Kozo Okamoto, militant japonais auteur de l'attaque de l'aéroport de Tel Aviv en 1972, meurt à 78 ans à Beyrouth
L'ancien membre de l'Armée rouge japonaise, qui a tué 26 personnes à l'aéroport de Lod en 1972, a passé des décennies en exil au Liban après un échange de prisonniers en 1985.
Mort annoncée à Beyrouth
Kozo Okamoto, le militant japonais qui a participé à l'attaque de l'aéroport de Lod à Tel Aviv en 1972, est mort jeudi à Beyrouth à l'âge de 78 ans. Le Front populaire de libération de la Palestine (FPLP), la faction palestinienne radicale qui l'avait hébergé pendant des décennies, a confirmé sa mort dans un communiqué. Okamoto était en mauvaise santé depuis longtemps, a déclaré un haut responsable du FPLP à Jiji Press, et est mort vers midi, heure locale. Son corps sera enterré près de Beyrouth. Le FPLP l'a pleuré comme un « combattant qui a fait d'énormes sacrifices pour la cause de la Palestine ». Il est mort dans la banlieue sud de Beyrouth, une zone contrôlée par le mouvement pro-iranien Hezbollah, selon le FPLP.
Son parcours a été marqué par d'immenses sacrifices s'étendant sur des décennies sur les champs de bataille de la lutte en soutien à la cause palestinienne. Il n'a jamais transigé ni faibli, mais est resté fidèle à ses principes.
Le massacre de l'aéroport de Lod en 1972
Le 30 mai 1972, Okamoto et deux autres ressortissants japonais sont arrivés à l'aéroport de Lod (aujourd'hui aéroport Ben Gourion) à bord d'un vol Air France en provenance d'Europe. Ils ont récupéré des fusils et des grenades dans leurs bagages et ont ouvert le feu sur les passagers dans le terminal. L'attaque a tué 26 personnes et blessé des dizaines d'autres, certains rapports faisant état d'environ 100 personnes tuées ou blessées. Les deux complices sont morts sur place ; Okamoto a été blessé et capturé par les autorités israéliennes. L'opération était un effort conjoint entre l'Armée rouge japonaise, un groupe d'ultra-gauche formé en 1971, et le FPLP. Okamoto avait quitté le Japon en février 1972 pour trouver une base pour ses activités et avait travaillé avec le FPLP, selon Jiji Press. Son frère aîné, Takeshi, avait été impliqué dans le détournement d'un avion de Japan Airlines en 1970 et serait mort en Corée du Nord.
Emprisonnement et exil
Okamoto a été condamné à la prison à vie en Israël. Il a purgé 12 ans avant d'être libéré en 1985 dans le cadre d'un échange de prisonniers entre Israël et des guérilleros palestiniens.

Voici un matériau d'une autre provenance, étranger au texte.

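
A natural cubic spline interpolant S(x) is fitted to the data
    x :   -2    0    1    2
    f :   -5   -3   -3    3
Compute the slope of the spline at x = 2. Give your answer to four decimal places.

Let σ_i = S''(x_i). Step sizes h_i = 2, 1, 1; slopes of the chords Δ_i = (y_(i+1) - y_i)/h_i = 1, 0, 6.
  2·σ_0 + 6·σ_1 + 1·σ_2 = 6(Δ_1 - Δ_0) = -6
  1·σ_1 + 4·σ_2 + 1·σ_3 = 6(Δ_2 - Δ_1) = 36
Natural end conditions: σ_0 = σ_3 = 0.
Hence σ_0 = 0, σ_1 = -60/23, σ_2 = 222/23, σ_3 = 0.
On [1, 2], S'(x) = b_2 + 2c_2·(x - 1) + 3d_2·(x - 1)² with b_2 = Δ_2 - h_2(2σ_2 + σ_3)/6 = 64/23, c_2 = σ_2/2 = 111/23, d_2 = (σ_3 - σ_2)/(6h_2) = -37/23. So S'(2) = 175/23.

7.6087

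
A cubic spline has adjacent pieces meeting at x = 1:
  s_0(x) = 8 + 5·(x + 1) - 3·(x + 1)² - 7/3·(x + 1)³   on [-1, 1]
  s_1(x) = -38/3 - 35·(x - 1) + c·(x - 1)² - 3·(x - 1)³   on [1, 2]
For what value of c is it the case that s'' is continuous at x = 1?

s_0''(x) = -6 - 14·(x + 1), so s_0''(1) = -34. On the right, s_1''(1) = 2c, so c = -17.

-17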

Il a ensuite obtenu l'asile politique au Liban, où il a vécu jusqu'à sa mort. Au Liban, il était connu sous le pseudonyme d'Ahmad al-Yabani, ou « Ahmad le Japonais », et était considéré comme un héros parmi les Palestiniens et les Libanais qui considèrent Israël comme un ennemi. Il a fait de rares apparitions publiques, notamment en mai 2022 dans un cimetière de Beyrouth pour marquer le 50e anniversaire de l'attaque.

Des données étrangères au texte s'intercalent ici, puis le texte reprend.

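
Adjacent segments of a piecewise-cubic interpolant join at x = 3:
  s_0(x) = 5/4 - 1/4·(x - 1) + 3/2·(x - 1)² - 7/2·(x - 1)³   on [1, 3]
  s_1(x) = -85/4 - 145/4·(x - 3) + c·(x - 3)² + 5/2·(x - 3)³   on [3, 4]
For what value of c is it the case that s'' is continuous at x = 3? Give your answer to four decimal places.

s_0''(x) = 3 - 21·(x - 1), so s_0''(3) = -39. On the right, s_1''(3) = 2c, so c = -39/2.

-19.5000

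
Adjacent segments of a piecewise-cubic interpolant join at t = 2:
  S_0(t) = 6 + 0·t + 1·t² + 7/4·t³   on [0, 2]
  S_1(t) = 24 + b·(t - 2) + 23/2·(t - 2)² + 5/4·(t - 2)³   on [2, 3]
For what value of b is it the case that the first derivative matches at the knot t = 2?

S_0'(t) = 0 + 2·t + 21/4·t², so S_0'(2) = 25. On the right, S_1'(2) = b, so b = 25.

25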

- Attaque de l'aéroport de Lod : 26 morts ; Okamoto blessé et capturé.
- Libéré lors d'un échange de prisonniers après 12 ans de prison israélienne.

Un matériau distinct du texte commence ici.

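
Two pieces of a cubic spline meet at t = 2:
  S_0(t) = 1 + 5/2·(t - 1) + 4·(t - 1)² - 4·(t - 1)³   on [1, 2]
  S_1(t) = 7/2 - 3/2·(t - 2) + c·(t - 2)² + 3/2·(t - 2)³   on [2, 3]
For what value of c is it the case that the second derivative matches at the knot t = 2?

-8

S_0''(t) = 8 - 24·(t - 1), so S_0''(2) = -16. On the right, S_1''(2) = 2c, so c = -8.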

- Commémore le 50e anniversaire de l'attaque au cimetière de Beyrouth.
- Meurt à Beyrouth à 78 ans.
Controverses et héritage
En mai 2023, Okamoto a envoyé un message à un rassemblement à Tokyo disant : « Je suis déjà comme un Palestinien », sans donner plus de détails sur l'attaque de l'aéroport. Son héritage reste controversé. En mars 2026, la députée européenne française Rima Hassan a publié sur X une citation attribuée à Okamoto : « J'ai consacré ma jeunesse à la cause palestinienne. Tant qu'il y aura de l'oppression, la résistance ne sera pas seulement un droit, mais un devoir. » Le message a ensuite été supprimé, et Hassan est jugée en France pour apologie du terrorisme. L'Armée rouge japonaise a mené plusieurs attaques internationales dans les années 1970, dont l'occupation du consulat américain à Kuala Lumpur en 1975. Six membres du groupe figurent toujours sur une liste de recherche internationale, dont Kunio Bando, 79 ans, et Norio Sasaki, 77 ans, selon le département de la police métropolitaine de Tokyo.